Street trees add a further risk because of the enthusiasm of people for sueing councils when they trip over on pavements. As an aside, this is (along with cost) one big reason why councils replace flagstones and paving stones with tarmac. Returning to trees, they damage the pavements - you've all seen it cracked, stones lifted - and the public complain about this damage: "it's not safe" they cry and the highways officer trundles out to look and, given what's plain to see, has to agree with the complaining residents. So they summon the arboriculturalist (usually referred to as "trees") who looks at the tree and says "nice tree, no reason to cut it down". This process is repeated year after year until one day the arboriculturalist says something like "this tree is old and could be unsafe", which is enough for the highways people to get out the chain saws and remove the source of all those endless complaints. It's replaced with another, smaller and less troubling tree.

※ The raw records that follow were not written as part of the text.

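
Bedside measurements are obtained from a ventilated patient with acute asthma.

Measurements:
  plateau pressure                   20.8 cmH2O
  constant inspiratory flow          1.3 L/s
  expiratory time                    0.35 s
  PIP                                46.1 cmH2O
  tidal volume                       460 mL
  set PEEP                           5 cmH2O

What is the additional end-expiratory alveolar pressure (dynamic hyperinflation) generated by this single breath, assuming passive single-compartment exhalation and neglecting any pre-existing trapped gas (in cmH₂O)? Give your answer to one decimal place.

R = (PIP − Pplat)/V̇ = (46.1 − 20.8) / 1.3 = 25.3/1.3 = 19.462 cmH2O·s/L.
C = Vt/(Pplat − PEEP) = 460.0 / (20.8 − 5) = 460.0/15.8 = 29.114 mL/cmH2O.
τ = R × C = 19.462 × 0.02911 L/cmH2O = 0.5665 s.
Fraction remaining = e^(−Te/τ) = e^(−0.35/0.5665) = 0.5391; trapped volume = 460.0 × 0.5391 = 247.99 mL.
Additional alveolar pressure from trapping ≈ V_trapped / C = 247.99 / 29.114 = 8.518 cmH2O.

8.5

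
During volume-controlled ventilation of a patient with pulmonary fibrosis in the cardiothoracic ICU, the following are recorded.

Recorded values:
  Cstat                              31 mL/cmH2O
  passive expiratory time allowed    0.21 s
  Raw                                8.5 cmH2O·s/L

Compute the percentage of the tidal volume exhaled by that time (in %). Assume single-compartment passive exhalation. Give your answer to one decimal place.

τ = R × C = 8.5 × 31 mL/cmH2O = 8.5 × 0.031 L/cmH2O = 0.2635 s.
Passive exhalation: V(t)/V₀ = e^(−t/τ) = e^(−0.21/0.2635) = 0.4507.
Fraction exhaled = 1 − 0.4507 = 0.5493 → 54.93%.

54.9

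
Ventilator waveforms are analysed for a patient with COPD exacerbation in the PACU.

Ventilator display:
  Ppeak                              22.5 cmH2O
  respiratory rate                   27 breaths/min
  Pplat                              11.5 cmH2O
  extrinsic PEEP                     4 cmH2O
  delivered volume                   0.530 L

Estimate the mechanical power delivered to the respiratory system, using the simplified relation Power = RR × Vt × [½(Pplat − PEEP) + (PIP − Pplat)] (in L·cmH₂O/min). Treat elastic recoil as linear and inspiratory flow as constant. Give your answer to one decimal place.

Per-breath work = Vt × [½(Pplat−PEEP) + (PIP−Pplat)] = 0.530 × [0.5×7.5 + 11.0] = 0.530 × 14.75 = 7.818 L·cmH2O.
Power = 27 × 7.818 = 211.09 L·cmH2O/min.

211.1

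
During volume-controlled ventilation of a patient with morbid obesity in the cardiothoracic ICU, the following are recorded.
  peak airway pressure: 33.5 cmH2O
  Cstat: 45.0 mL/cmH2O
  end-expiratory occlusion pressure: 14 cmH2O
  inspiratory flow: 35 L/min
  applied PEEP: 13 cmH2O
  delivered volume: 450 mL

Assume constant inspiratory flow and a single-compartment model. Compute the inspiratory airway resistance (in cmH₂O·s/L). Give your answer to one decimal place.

Flow: 35 L/min ÷ 60 = 0.5833 L/s.
Total PEEP = 14 cmH2O (set 13 + intrinsic 1); this is the baseline alveolar pressure.
Equation of motion (constant flow): PIP = Vt/C + R·V̇ + PEEP.
R·V̇ = PIP − Vt/C − PEEP = 33.5 − 450/45.0 − 14 = 33.5 − 10.0 − 14 = 9.5 cmH2O.
R = 9.5 / 0.5833 = 16.287 cmH2O·s/L.

16.3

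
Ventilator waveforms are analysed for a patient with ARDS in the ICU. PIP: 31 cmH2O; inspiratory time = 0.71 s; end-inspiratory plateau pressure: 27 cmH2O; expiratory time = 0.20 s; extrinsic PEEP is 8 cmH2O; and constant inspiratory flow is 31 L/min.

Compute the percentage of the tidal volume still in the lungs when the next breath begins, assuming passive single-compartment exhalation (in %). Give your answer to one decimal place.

Flow: 31 L/min ÷ 60 = 0.5167 L/s.
Vt = flow × Ti = 0.5167 L/s × 0.71 s × 1000 mL/L = 366.86 mL.
R = (PIP − Pplat)/V̇ = (31 − 27) / 0.5167 = 4.0/0.5167 = 7.741 cmH2O·s/L.
C = Vt/(Pplat − PEEP) = 366.86 / (27 − 8) = 366.86/19.0 = 19.308 mL/cmH2O.
τ = R × C = 7.741 × 0.01931 L/cmH2O = 0.1495 s.
Fraction remaining at end-expiration = e^(−Te/τ) = e^(−0.20/0.1495) = 0.2624 → 26.24%.

26.2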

Putting trees in rows on streets, surrounded by bricks and concrete is, as Peter Wohlleben observed in "The Hidden Life of Trees", an act amounting to cruelty - in effect caging in the trees:
"Are you surprised that summer storms topple a particularly large number of street trees? Their puny underground anchoring systems - which in Nature could cover more than 700 square yards and are now restricted to an area shrunk to a tiny percentage of that - are not capable of supporting trunks that weigh many tons."
Wohlleben goes on to describe how street trees can't cool down at night, live in a world of constant light and an environment of exhaust fumes. Such trees lack the fungal and insect support systems that make the forest a pleasure and are damaged by dog pee and salt. We like the trees for all those good, green and caring reasons but simply plonking trees in cramped rows alongside the street is not, for forest trees like those limes in Doncaster, the right environment.

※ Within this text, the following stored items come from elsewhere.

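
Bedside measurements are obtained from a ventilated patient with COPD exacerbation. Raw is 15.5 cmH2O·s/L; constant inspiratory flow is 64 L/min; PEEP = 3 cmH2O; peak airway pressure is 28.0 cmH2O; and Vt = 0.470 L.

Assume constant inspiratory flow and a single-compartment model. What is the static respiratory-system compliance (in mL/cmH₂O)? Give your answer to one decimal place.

Flow: 64 L/min ÷ 60 = 1.0667 L/s.
Equation of motion (constant flow): PIP = Vt/C + R·V̇ + PEEP.
Vt/C = PIP − R·V̇ − PEEP = 28.0 − 15.5×1.0667 − 3 = 28.0 − 16.534 − 3 = 8.466 cmH2O.
C = Vt / 8.466 = 470 / 8.466 = 55.516 mL/cmH2O.

55.5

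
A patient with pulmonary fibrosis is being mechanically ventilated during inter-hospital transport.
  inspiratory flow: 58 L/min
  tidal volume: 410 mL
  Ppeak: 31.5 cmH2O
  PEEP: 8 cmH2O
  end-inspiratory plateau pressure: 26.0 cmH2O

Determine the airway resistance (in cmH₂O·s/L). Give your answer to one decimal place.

Flow: 58 L/min ÷ 60 = 0.9667 L/s.
Raw = (PIP − Pplat) / flow = (31.5 − 26.0) / 0.9667 = 5.5 / 0.9667 = 5.689 cmH2O·s/L.

5.7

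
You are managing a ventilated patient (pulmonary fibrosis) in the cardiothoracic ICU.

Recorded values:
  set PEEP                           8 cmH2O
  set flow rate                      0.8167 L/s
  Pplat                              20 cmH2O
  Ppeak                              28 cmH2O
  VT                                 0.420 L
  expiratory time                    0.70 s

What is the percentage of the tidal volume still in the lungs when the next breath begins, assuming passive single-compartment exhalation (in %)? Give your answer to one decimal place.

R = (PIP − Pplat)/V̇ = (28 − 20) / 0.8167 = 8.0/0.8167 = 9.796 cmH2O·s/L.
C = Vt/(Pplat − PEEP) = 420.0 / (20 − 8) = 420.0/12.0 = 35.0 mL/cmH2O.
τ = R × C = 9.796 × 0.035 L/cmH2O = 0.3429 s.
Fraction remaining at end-expiration = e^(−Te/τ) = e^(−0.70/0.3429) = 0.1298 → 12.98%.

13.0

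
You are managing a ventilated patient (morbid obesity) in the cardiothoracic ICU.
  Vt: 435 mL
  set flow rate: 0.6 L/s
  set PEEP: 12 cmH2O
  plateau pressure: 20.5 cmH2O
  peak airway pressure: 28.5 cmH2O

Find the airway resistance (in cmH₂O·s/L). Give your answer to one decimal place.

13.3

Raw = (PIP − Pplat) / flow = (28.5 − 20.5) / 0.6 = 8.0 / 0.6 = 13.333 cmH2O·s/L.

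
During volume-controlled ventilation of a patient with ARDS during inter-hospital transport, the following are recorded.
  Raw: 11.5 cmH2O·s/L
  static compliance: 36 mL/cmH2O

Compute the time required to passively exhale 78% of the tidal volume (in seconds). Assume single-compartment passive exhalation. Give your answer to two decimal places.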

We now have national campaigns for more street trees but maybe we need to think differently. Instead of planing the trees alongside the road and storing up all those problems for future residents as well as making the poor tree suffer, why not design suburbia with marginalia, with undeveloped pockets left to their own foresty devices? Why not drop the 'gentle' density proposal and go in the opposite direction with bigger house plots featuring more garden - communal or private? Why not wide central, tree lined boulevards where the trees have the space needed without crowding the houses?
Trees are important. Britain - England especially - has done a good job recovering from a historically low level of tree cover of the mid-20th century. Today England's level of tree cover approaches that of the 11th century, still a long way short of the forest extent of Germany or Italy but a steady recovery back to ancient levels of woodland. But more than just trees, what we should be planting are woods. As Robert Macfarlane describes in Underland, woods are almost entities themselves, a mixture of trees, plants, fungi, lichen and moss that function as a whole providing a living space for insects, birds and small mammals. Plonking trees in rows because they look good is the equivalent of the old-fashioned zoo but, instead of cages filled with unhappy animals for humans to gawk at, we get rows of sad trees assuaging human guilt about our environment.
Organisations like Create Streets argue for more street trees with what amounts to an aesthetic abandon leavened by the occasional hint that more greenery makes cities healthier. But at no point do they consider the idea from the trees' perspective - what is the best environment for these trees to thrive - preferring a sort of human arrogance that results in poor quality trees lacking in the support systems allowing for a real woodland eco-system. Yes, let's get more urban woodland, let's rewild redundant city spaces instead of piling up another high rise. But let this not be simply trees neatly spaced out by architects and stuck in little concrete holes where they spend their shortened lives seeking water, fungi and friendship.